Hacker News new | ask | show | jobs
by toomuchtodo 1993 days ago
> These same employers may have a variety of software maintenance tasks that require recognizing a pattern of problem, knowing the appropriate algorithm from Ye Olde Textbook, and quickly applying it.

These edge cases might exist, although I argue the more likely problem is that hiring is hard, expectations can be unrealistic, and so it’s easier to fall back on puzzles and call them an objective measure of technical competency and soft skills.

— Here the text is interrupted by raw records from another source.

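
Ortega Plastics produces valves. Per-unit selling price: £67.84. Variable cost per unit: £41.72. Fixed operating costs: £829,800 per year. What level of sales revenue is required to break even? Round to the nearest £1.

Contribution margin per unit = £67.84 − £41.72 = £26.12, a CM ratio of £26.12 ÷ £67.84 = 0.3850.
Break-even sales = FC ÷ CM ratio = £829,800 × £67.84 / £26.12 = £2,155,193.

£2,155,193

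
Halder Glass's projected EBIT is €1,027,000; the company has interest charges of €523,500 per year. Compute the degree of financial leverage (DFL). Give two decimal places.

2.04

Annual interest charges come to €523,500.00.
Degree of financial leverage = EBIT / (EBIT − interest) = €1,027,000 / €503,500.00 = 2.0397.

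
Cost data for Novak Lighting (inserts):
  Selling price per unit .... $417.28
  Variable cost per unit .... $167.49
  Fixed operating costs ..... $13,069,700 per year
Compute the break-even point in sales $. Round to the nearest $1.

CM per unit = $417.28 − $167.49 = $249.79; CM ratio = $249.79 / $417.28 = 0.5986.
Break-even revenue = fixed costs × price ÷ CM = $13,069,700 × $417.28 ÷ $249.79 = $21,833,238.

$21,833,238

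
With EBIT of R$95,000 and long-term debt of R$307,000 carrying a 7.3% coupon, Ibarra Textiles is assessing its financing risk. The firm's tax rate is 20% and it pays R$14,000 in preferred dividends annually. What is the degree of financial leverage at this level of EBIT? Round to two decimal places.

Interest = R$22,411.00.
Pre-tax preferred-dividend burden = R$14,000 ÷ (1 − 0.20) = R$17,500.00.
DFL = EBIT ÷ [EBIT − I − D_p/(1−t)] = R$95,000 ÷ [R$95,000 − R$22,411.00 − R$17,500.00] = R$95,000 ÷ R$55,089.00 = 1.7245.

1.72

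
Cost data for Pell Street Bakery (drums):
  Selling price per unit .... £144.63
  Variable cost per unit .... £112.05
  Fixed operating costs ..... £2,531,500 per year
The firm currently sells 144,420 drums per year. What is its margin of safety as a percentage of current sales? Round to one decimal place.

46.2%

Each unit contributes £144.63 − £112.05 = £32.58. Break-even units = £2,531,500 ÷ £32.58 = 77,701.04; break-even revenue = 77,701.04 × £144.63 = £11,237,901.93.
Current sales = 144,420 × £144.63 = £20,887,464.60.
Margin of safety = (£20,887,464.60 − £11,237,901.93) ÷ £20,887,464.60 = 46.2%.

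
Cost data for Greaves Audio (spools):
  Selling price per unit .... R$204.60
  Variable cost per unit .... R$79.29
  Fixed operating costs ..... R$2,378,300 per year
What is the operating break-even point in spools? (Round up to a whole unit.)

18,980 spools

Unit CM = price − variable cost = R$204.60 − R$79.29 = R$125.31.
Break-even Q = R$2,378,300 / R$125.31 = 18,979.33 → 18,980 spools.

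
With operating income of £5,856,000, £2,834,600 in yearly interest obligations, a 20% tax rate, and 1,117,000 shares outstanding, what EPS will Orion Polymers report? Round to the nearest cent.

£2.16

Interest = £2,834,600.00, so EBT = £5,856,000 − £2,834,600.00 = £3,021,400.00.
After tax at 20%: net income = £3,021,400.00 × 0.80 = £2,417,120.00.
EPS = £2,417,120.00 ÷ 1,117,000 = £2.16.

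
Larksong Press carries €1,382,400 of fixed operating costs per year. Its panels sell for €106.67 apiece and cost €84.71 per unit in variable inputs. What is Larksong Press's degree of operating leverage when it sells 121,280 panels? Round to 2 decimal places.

2.08

Total contribution margin = 121,280 × €21.96 = €2,663,308.80.
Subtracting fixed costs: EBIT = €2,663,308.80 − €1,382,400 = €1,280,908.80.
So DOL = total CM / EBIT = €2,663,308.80 / €1,280,908.80 = 2.0792.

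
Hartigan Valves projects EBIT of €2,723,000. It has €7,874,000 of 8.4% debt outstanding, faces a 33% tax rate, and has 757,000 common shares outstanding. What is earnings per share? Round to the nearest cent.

Interest = €661,416.00, so EBT = €2,723,000 − €661,416.00 = €2,061,584.00.
Net income = €2,061,584.00 × (1 − 0.33) = €1,381,261.28.
Per share: €1,381,261.28 / 757,000 shares = €1.82.

€1.82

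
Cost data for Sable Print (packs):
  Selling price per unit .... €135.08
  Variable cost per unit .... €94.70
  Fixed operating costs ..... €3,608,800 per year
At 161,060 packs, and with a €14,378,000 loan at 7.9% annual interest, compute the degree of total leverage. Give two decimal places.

At 161,060 units, contribution = 161,060 × €40.38 = €6,503,602.80.
Operating income = contribution − fixed costs = €6,503,602.80 − €3,608,800 = €2,894,802.80. Interest = €1,135,862.00.
DOL = €6,503,602.80 ÷ €2,894,802.80 = 2.2466; DFL = €2,894,802.80 ÷ €1,758,940.80 = 1.6458.
DCL = DOL × DFL = 2.2466 × 1.6458 = 3.6975.

3.70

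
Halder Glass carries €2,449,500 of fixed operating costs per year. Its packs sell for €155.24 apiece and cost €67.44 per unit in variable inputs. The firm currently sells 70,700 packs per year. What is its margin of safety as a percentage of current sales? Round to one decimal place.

Each unit contributes €155.24 − €67.44 = €87.80. Break-even units = €2,449,500 ÷ €87.80 = 27,898.63; break-even revenue = 27,898.63 × €155.24 = €4,330,983.83.
Current sales = 70,700 × €155.24 = €10,975,468.00.
Margin of safety = (€10,975,468.00 − €4,330,983.83) ÷ €10,975,468.00 = 60.5%.

60.5%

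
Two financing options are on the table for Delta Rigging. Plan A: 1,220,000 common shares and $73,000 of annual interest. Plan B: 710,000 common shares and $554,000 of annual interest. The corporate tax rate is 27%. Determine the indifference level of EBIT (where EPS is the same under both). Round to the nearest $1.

$1,223,627

Set EPS_A = EPS_B: (EBIT − $73,000)(1 − 0.27) ÷ 1,220,000 = (EBIT − $554,000)(1 − 0.27) ÷ 710,000.
The (1 − t) factor cancels: (EBIT − 73,000) × 710,000 = (EBIT − 554,000) × 1,220,000.
EBIT × (1,220,000 − 710,000) = 554,000 × 1,220,000 − 73,000 × 710,000 = 624,050,000,000, so EBIT = 624,050,000,000 ÷ 510,000 = 1,223,627.45.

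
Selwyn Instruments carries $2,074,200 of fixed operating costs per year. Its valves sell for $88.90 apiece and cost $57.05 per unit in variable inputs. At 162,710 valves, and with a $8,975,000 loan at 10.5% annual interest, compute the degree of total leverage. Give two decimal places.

2.39

Total contribution margin = 162,710 × $31.85 = $5,182,313.50.
Operating income = contribution − fixed costs = $5,182,313.50 − $2,074,200 = $3,108,113.50. Interest = $942,375.00.
DOL = $5,182,313.50 ÷ $3,108,113.50 = 1.6674; DFL = $3,108,113.50 ÷ $2,165,738.50 = 1.4351.
DCL = DOL × DFL = 1.6674 × 1.4351 = 2.3929.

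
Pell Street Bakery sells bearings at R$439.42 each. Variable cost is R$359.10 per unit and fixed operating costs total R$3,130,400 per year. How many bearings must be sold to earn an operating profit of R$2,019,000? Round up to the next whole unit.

Unit CM = price − variable cost = R$439.42 − R$359.10 = R$80.32.
Required volume = (fixed costs + target profit) ÷ CM = (R$3,130,400 + R$2,019,000) ÷ R$80.32 = 64,111.06, so 64,112 bearings.

64,112 bearings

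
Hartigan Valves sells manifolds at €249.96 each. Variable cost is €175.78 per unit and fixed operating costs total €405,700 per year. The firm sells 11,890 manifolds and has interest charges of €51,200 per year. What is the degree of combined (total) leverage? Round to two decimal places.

2.07

Total contribution margin = 11,890 × €74.18 = €882,000.20.
EBIT = €882,000.20 − €405,700 = €476,300.20. Interest = €51,200.00.
DOL = €882,000.20 ÷ €476,300.20 = 1.8518; DFL = €476,300.20 ÷ €425,100.20 = 1.1204.
Combined leverage = 1.8518 × 1.1204 = 2.0748.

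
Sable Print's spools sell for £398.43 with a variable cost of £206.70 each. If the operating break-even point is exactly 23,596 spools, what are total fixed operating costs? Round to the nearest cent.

£4,524,061.08

Contribution margin per unit = £398.43 − £206.70 = £191.73.
Since BE = FC / CM, FC = 23,596 × £191.73 = £4,524,061.08.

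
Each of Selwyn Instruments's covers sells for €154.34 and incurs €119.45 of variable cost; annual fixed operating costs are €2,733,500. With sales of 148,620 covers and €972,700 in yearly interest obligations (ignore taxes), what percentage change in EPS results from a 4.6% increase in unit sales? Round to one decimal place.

Total contribution margin = 148,620 × €34.89 = €5,185,351.80.
Subtracting fixed costs: EBIT = €5,185,351.80 − €2,733,500 = €2,451,851.80.
Interest = €972,700.00, so EBIT − I = €1,479,151.80.
DCL = total CM / (EBIT − I) = €5,185,351.80 / €1,479,151.80 = 3.5056.
EPS therefore changes by 3.5056 × (+4.6%) = +16.1%.

+16.1%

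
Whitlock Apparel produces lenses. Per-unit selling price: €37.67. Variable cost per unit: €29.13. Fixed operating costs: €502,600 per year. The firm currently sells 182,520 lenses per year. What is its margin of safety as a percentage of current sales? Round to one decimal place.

67.8%

Contribution margin per unit = €37.67 − €29.13 = €8.54. Break-even units = €502,600 ÷ €8.54 = 58,852.46; break-even revenue = 58,852.46 × €37.67 = €2,216,972.13.
Actual sales revenue = 182,520 × €37.67 = €6,875,528.40.
Margin of safety = (€6,875,528.40 − €2,216,972.13) ÷ €6,875,528.40 = 67.8%.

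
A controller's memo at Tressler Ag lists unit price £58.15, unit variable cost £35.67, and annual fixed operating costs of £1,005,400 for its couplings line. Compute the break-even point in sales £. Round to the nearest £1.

CM per unit = £58.15 − £35.67 = £22.48; CM ratio = £22.48 / £58.15 = 0.3866.
Break-even sales = FC ÷ CM ratio = £1,005,400 × £58.15 / £22.48 = £2,600,712.

£2,600,712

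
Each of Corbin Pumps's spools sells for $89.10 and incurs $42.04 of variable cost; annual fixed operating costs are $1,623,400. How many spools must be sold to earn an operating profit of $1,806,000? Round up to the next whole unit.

72,873 spools

Contribution margin per unit = $89.10 − $42.04 = $47.06.
Required volume = (fixed costs + target profit) ÷ CM = ($1,623,400 + $1,806,000) ÷ $47.06 = 72,872.93, so 72,873 spools.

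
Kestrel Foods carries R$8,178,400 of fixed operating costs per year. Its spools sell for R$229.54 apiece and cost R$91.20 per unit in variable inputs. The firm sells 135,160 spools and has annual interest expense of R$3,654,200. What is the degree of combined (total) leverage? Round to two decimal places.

2.72

At 135,160 units, contribution = 135,160 × R$138.34 = R$18,698,034.40.
Operating income = contribution − fixed costs = R$18,698,034.40 − R$8,178,400 = R$10,519,634.40. Interest = R$3,654,200.00.
DOL = R$18,698,034.40 ÷ R$10,519,634.40 = 1.7774; DFL = R$10,519,634.40 ÷ R$6,865,434.40 = 1.5323.
Combined leverage = 1.7774 × 1.5323 = 2.7235.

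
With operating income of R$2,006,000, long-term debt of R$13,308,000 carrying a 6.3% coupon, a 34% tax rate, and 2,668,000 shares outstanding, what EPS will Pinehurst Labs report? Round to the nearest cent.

R$0.29

Pre-tax income = R$2,006,000 − R$838,404.00 = R$1,167,596.00.
Net income = R$1,167,596.00 × (1 − 0.34) = R$770,613.36.
Per share: R$770,613.36 / 2,668,000 shares = R$0.29.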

Project Euler is fun, but Stack Overflow is likely more relevant for your day to day for solving business problems with software.

1 comments

I also measure my candidates' ability to fix bugs by learning the details of a language feature they're not familiar with, by finding examples and documentation.

I find that many junior-level candidates scrape by with Stack Overflow, but sadly have little competence when it comes to reading documentation. Candidates for more senior roles have a similar problem regarding systems design. They can find and parrot little statements they've seen on forums, but when you ask them to explain, their understanding turns out to be shallow.

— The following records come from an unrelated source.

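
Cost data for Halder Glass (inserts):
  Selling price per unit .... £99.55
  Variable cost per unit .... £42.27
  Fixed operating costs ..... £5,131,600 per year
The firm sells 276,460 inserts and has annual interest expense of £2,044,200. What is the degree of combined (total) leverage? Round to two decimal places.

1.83

Contribution at this volume is 276,460 × £57.28 = £15,835,628.80.
EBIT = £15,835,628.80 − £5,131,600 = £10,704,028.80. Interest = £2,044,200.00.
DOL = £15,835,628.80 ÷ £10,704,028.80 = 1.4794; DFL = £10,704,028.80 ÷ £8,659,828.80 = 1.2361.
Combined leverage = 1.4794 × 1.2361 = 1.8287.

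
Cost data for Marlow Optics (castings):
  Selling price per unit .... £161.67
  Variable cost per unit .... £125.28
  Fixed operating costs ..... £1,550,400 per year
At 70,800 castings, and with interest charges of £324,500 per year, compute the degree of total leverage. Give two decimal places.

At 70,800 units, contribution = 70,800 × £36.39 = £2,576,412.00.
Subtracting fixed costs: EBIT = £2,576,412.00 − £1,550,400 = £1,026,012.00. Interest = £324,500.00, so EBIT − I = £701,512.00.
Degree of total leverage = total CM / (EBIT − interest) = £2,576,412.00 / £701,512.00 = 3.6727.

3.67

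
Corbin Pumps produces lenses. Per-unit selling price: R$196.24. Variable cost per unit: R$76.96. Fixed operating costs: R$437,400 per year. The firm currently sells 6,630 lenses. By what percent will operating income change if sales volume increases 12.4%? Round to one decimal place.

+27.7%

Contribution at this volume is 6,630 × R$119.28 = R$790,826.40.
Subtracting fixed costs: EBIT = R$790,826.40 − R$437,400 = R$353,426.40.
DOL = contribution ÷ EBIT = R$790,826.40 ÷ R$353,426.40 = 2.2376.
%ΔEBIT = DOL × %ΔSales = 2.2376 × +12.4% = +27.7%.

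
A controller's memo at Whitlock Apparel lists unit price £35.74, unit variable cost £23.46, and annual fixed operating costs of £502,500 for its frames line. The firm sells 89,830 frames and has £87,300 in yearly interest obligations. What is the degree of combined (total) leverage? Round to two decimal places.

2.15

Total contribution margin = 89,830 × £12.28 = £1,103,112.40.
Subtracting fixed costs: EBIT = £1,103,112.40 − £502,500 = £600,612.40. Interest = £87,300.00, so EBIT − I = £513,312.40.
Degree of total leverage = total CM / (EBIT − interest) = £1,103,112.40 / £513,312.40 = 2.1490.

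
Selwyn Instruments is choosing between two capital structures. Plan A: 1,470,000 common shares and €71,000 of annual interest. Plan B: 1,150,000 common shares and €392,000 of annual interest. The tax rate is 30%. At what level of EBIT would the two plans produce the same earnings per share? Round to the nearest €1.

At indifference, (EBIT − 71,000)(1 − t)/1,470,000 = (EBIT − 392,000)(1 − t)/1,150,000.
Cancelling (1 − t) and cross-multiplying: 1,150,000·(EBIT − 71,000) = 1,470,000·(EBIT − 392,000).
Solving, EBIT = (392,000·1,470,000 − 71,000·1,150,000) / (1,470,000 − 1,150,000) = 494,590,000,000 / 320,000 = 1,545,593.75.

€1,545,594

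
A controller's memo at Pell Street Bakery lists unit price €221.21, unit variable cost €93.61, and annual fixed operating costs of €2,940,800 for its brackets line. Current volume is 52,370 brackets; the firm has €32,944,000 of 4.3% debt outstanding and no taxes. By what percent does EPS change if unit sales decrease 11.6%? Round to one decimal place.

At 52,370 units, contribution = 52,370 × €127.60 = €6,682,412.00.
Operating income = contribution − fixed costs = €6,682,412.00 − €2,940,800 = €3,741,612.00.
Interest = €1,416,592.00, so EBIT − I = €2,325,020.00.
DCL = total CM / (EBIT − I) = €6,682,412.00 / €2,325,020.00 = 2.8741.
EPS therefore changes by 2.8741 × (-11.6%) = -33.3%.

-33.3%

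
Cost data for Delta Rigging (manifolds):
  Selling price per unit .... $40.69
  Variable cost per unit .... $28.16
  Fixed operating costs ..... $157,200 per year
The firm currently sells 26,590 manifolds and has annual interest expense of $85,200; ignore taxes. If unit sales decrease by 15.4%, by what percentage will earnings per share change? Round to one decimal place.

Total contribution margin = 26,590 × $12.53 = $333,172.70.
EBIT = $333,172.70 − $157,200 = $175,972.70.
After interest of $85,200.00, pre-tax earnings = $90,772.70.
DCL = total CM / (EBIT − I) = $333,172.70 / $90,772.70 = 3.6704.
EPS therefore changes by 3.6704 × (-15.4%) = -56.5%.

-56.5%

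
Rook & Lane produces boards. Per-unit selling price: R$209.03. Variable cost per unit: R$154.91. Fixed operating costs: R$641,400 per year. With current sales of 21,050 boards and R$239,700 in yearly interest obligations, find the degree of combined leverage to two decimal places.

At 21,050 units, contribution = 21,050 × R$54.12 = R$1,139,226.00.
Subtracting fixed costs: EBIT = R$1,139,226.00 − R$641,400 = R$497,826.00. Interest = R$239,700.00.
DOL = R$1,139,226.00 ÷ R$497,826.00 = 2.2884; DFL = R$497,826.00 ÷ R$258,126.00 = 1.9286.
Combined leverage = 2.2884 × 1.9286 = 4.4134.

4.41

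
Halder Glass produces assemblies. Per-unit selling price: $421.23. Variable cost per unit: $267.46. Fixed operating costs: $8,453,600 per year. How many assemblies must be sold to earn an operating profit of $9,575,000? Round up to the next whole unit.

117,244 assemblies

Unit CM = price − variable cost = $421.23 − $267.46 = $153.77.
Need Q such that Q × $153.77 − $8,453,600 = $9,575,000, i.e. Q = $18,028,600 / $153.77 = 117,243.94 → 117,244.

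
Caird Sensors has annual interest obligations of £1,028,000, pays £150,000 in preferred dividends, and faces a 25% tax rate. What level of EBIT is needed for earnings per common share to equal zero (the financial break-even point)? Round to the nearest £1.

Preferred dividends are paid after tax, so their pre-tax equivalent is £150,000 ÷ (1 − 0.25) = £200,000.00.
Financial break-even EBIT = interest + D_p ÷ (1 − t) = £1,028,000 + £200,000.00 = £1,228,000.00.

£1,228,000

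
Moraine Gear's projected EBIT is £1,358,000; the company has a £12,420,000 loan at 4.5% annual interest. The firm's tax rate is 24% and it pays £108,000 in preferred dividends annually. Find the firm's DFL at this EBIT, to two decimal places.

2.07

Interest = £558,900.00.
Preferred dividends grossed up pre-tax: £108,000 / (1 − 0.24) = £142,105.26.
DFL = EBIT ÷ [EBIT − I − D_p/(1−t)] = £1,358,000 ÷ [£1,358,000 − £558,900.00 − £142,105.26] = £1,358,000 ÷ £656,994.74 = 2.0670.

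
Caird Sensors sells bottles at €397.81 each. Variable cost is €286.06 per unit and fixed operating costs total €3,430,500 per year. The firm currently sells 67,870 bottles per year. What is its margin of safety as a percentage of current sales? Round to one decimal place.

Unit CM = price − variable cost = €397.81 − €286.06 = €111.75. Break-even units = €3,430,500 ÷ €111.75 = 30,697.99; break-even revenue = 30,697.99 × €397.81 = €12,211,966.04.
Actual sales revenue = 67,870 × €397.81 = €26,999,364.70.
Margin of safety = (€26,999,364.70 − €12,211,966.04) ÷ €26,999,364.70 = 54.8%.

54.8%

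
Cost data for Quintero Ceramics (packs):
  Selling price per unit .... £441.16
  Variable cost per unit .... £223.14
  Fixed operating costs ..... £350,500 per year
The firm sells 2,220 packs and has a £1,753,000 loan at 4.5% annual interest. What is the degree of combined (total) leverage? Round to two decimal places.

8.86

Contribution at this volume is 2,220 × £218.02 = £484,004.40.
Subtracting fixed costs: EBIT = £484,004.40 − £350,500 = £133,504.40. Interest = £78,885.00, so EBIT − I = £54,619.40.
DCL = contribution ÷ (EBIT − I) = £484,004.40 ÷ £54,619.40 = 8.8614.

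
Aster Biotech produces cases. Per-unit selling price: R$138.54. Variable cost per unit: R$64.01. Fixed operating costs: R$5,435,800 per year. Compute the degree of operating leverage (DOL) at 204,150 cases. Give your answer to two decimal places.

1.56

Contribution at this volume is 204,150 × R$74.53 = R$15,215,299.50.
Subtracting fixed costs: EBIT = R$15,215,299.50 − R$5,435,800 = R$9,779,499.50.
So DOL = total CM / EBIT = R$15,215,299.50 / R$9,779,499.50 = 1.5558.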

I don't use programming exercises as a sufficient measure, but they are a necessary one.

Now I feel obligated to add that footer: We're hiring! ;-)

> Now I feel obligated to add that footer: We're hiring! ;-)

Side note: you should put some contact info in your profile so people know who you are hiring for anf how to contact you. :)

I posted in the Who's Hiring thread non-pseudonymously.
I absolutely agree they’re necessary, but should be a realistic problem that needs solving (as you’re doing).